Investigation of Biclustering Methods for High Dimensional ‘Omic’ Data

Dan Lin

Date and place: Tuesday December, 8th 11:00 at Room A (B34, GIGA+1)

Technological advances in microarray technology lead to collection of information about transcript abundance in biological samples for thousands of genes simultaneously. Due to the fact that only a small set of the genes participates in a cellular process of interest. An interesting cellular process is active only in a subset of the conditions. The idea of clustering genes and conditions simultaneously becomes important.

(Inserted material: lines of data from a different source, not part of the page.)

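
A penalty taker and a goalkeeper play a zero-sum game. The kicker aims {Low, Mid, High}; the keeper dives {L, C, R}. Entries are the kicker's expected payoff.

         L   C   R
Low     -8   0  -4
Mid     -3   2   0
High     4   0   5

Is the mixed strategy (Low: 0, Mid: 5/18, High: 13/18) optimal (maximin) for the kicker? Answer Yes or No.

Against L this mix gives (5/18)·(-3) + (13/18)·4 = 37/18.
Against C this mix gives (5/18)·2 + (13/18)·0 = 5/9.
Against R this mix gives (5/18)·0 + (13/18)·5 = 65/18.
The keeper will play C, holding the kicker to 5/9. Shifting weight toward the row that does better against C would raise this floor (the equalizing mix achieves 8/9 against both C and L), so the proposed strategy is not optimal.

No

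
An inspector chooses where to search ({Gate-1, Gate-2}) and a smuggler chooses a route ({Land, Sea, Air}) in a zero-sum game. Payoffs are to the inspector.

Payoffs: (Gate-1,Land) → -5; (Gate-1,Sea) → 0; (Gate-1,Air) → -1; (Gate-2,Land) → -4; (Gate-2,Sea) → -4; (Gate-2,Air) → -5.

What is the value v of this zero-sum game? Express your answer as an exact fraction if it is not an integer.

Row minima: Gate-1 → -5, Gate-2 → -5; maximin = -5.
Column maxima: Land → -4, Sea → 0, Air → -1; minimax = -4.
-5 ≠ -4, so there is no saddle point; optimal play is mixed.
Sea is strictly dominated by Air (it gives the inspector strictly more in every row), so the smuggler never plays it.
On the remaining 2×2 (Gate-1, Gate-2 vs Land, Air):
Let the inspector play Gate-1 with probability p. Expected payoff against Land: (-5)p + (-4)(1−p) = −p − 4; against Air: (-1)p + (-5)(1−p) = 4p − 5.
Setting these equal: −p − 4 = 4p − 5 ⇒ −5p = -1 ⇒ p = 1/5, and the value is (-1)·(1/5) − 4 = -21/5.
For the smuggler: with q = P(Land), equating Gate-1's and Gate-2's payoffs gives −4q − 1 = q − 5 ⇒ q = 4/5.

-21/5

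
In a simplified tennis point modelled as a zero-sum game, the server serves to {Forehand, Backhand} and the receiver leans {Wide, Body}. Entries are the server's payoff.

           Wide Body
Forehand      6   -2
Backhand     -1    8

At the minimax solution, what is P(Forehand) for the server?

Row minima: Forehand → -2, Backhand → -1; maximin = -1.
Column maxima: Wide → 6, Body → 8; minimax = 6.
-1 ≠ 6, so there is no saddle point; optimal play is mixed.
Let the server play Forehand with probability p. Expected payoff against Wide: 6p + (-1)(1−p) = 7p − 1; against Body: (-2)p + 8(1−p) = −10p + 8.
Setting these equal: 7p − 1 = −10p + 8 ⇒ 17p = 9 ⇒ p = 9/17, and the value is (7)·(9/17) − 1 = 46/17.
For the receiver: with q = P(Wide), equating Forehand's and Backhand's payoffs gives 8q − 2 = −9q + 8 ⇒ q = 10/17.

9/17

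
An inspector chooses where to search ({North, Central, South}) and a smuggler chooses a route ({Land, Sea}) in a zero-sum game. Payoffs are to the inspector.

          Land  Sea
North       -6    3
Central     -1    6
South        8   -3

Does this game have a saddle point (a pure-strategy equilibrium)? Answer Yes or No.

No

Row minima: North → -6, Central → -1, South → -3; maximin = -1.
Column maxima: Land → 8, Sea → 6; minimax = 6.
-1 ≠ 6, so no pure-strategy equilibrium exists.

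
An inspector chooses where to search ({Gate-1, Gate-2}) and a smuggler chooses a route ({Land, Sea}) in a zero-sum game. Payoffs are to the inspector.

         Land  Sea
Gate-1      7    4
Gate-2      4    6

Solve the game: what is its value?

Row minima: Gate-1 → 4, Gate-2 → 4; maximin = 4.
Column maxima: Land → 7, Sea → 6; minimax = 6.
4 ≠ 6, so there is no saddle point; optimal play is mixed.
Let the inspector play Gate-1 with probability p. Expected payoff against Land: 7p + 4(1−p) = 3p + 4; against Sea: 4p + 6(1−p) = −2p + 6.
Setting these equal: 3p + 4 = −2p + 6 ⇒ 5p = 2 ⇒ p = 2/5, and the value is (3)·(2/5) + 4 = 26/5.
For the smuggler: with q = P(Land), equating Gate-1's and Gate-2's payoffs gives 3q + 4 = −2q + 6 ⇒ q = 2/5.

26/5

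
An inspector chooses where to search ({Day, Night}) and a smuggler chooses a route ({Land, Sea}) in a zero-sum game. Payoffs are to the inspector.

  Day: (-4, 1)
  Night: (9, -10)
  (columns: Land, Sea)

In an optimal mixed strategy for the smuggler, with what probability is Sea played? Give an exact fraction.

13/24

Row minima: Day → -4, Night → -10; maximin = -4.
Column maxima: Land → 9, Sea → 1; minimax = 1.
-4 ≠ 1, so there is no saddle point; optimal play is mixed.
Let the inspector play Day with probability p. Expected payoff against Land: (-4)p + 9(1−p) = −13p + 9; against Sea: 1p + (-10)(1−p) = 11p − 10.
Setting these equal: −13p + 9 = 11p − 10 ⇒ −24p = -19 ⇒ p = 19/24, and the value is (-13)·(19/24) + 9 = -31/24.
For the smuggler: with q = P(Land), equating Day's and Night's payoffs gives −5q + 1 = 19q − 10 ⇒ q = 11/24.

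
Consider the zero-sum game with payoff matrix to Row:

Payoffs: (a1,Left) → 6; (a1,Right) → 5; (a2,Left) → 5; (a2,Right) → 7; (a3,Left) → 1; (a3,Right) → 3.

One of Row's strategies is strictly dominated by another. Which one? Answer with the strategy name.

a1 gives a strictly higher payoff than a3 against every column: 6 > 1, 5 > 3.
So a3 is strictly dominated and Row never plays it.

a3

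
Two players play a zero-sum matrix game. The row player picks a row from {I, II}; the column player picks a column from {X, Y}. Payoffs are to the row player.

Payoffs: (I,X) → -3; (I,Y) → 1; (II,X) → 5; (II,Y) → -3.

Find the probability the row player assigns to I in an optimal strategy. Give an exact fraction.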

There are dozens of algorithms currently available for the bicluster analysis. However, there were no systematic comparisons performed in order to evaluate the performance of the biclustering tools. Several publications on a survey of the methods (Madeira and Oliveira 2004), on a comparison of the most highly used techniques (Prelic et al. 2006) were released, but no conclusive results could be drawn from them. Prelic et al. (2006) selected several methods for evaluation and performed a comparative study. Some attempts to make a comparison were done by developers of new heuristic approaches. Yet, the framework for the methods compared in various papers is not uniform.

Therefore, an on-going simulation study is carried out to investigate the performance of several biclustering methods in term of consistent identification of biclusters present in the data. Quality measures for biclusters are discussed. In addition, we also investigate the sources of variability in the results and the dependency on the initial values driven by random seeds.

Some preliminary observations are to be discussed and various topics are put into perspective for further research.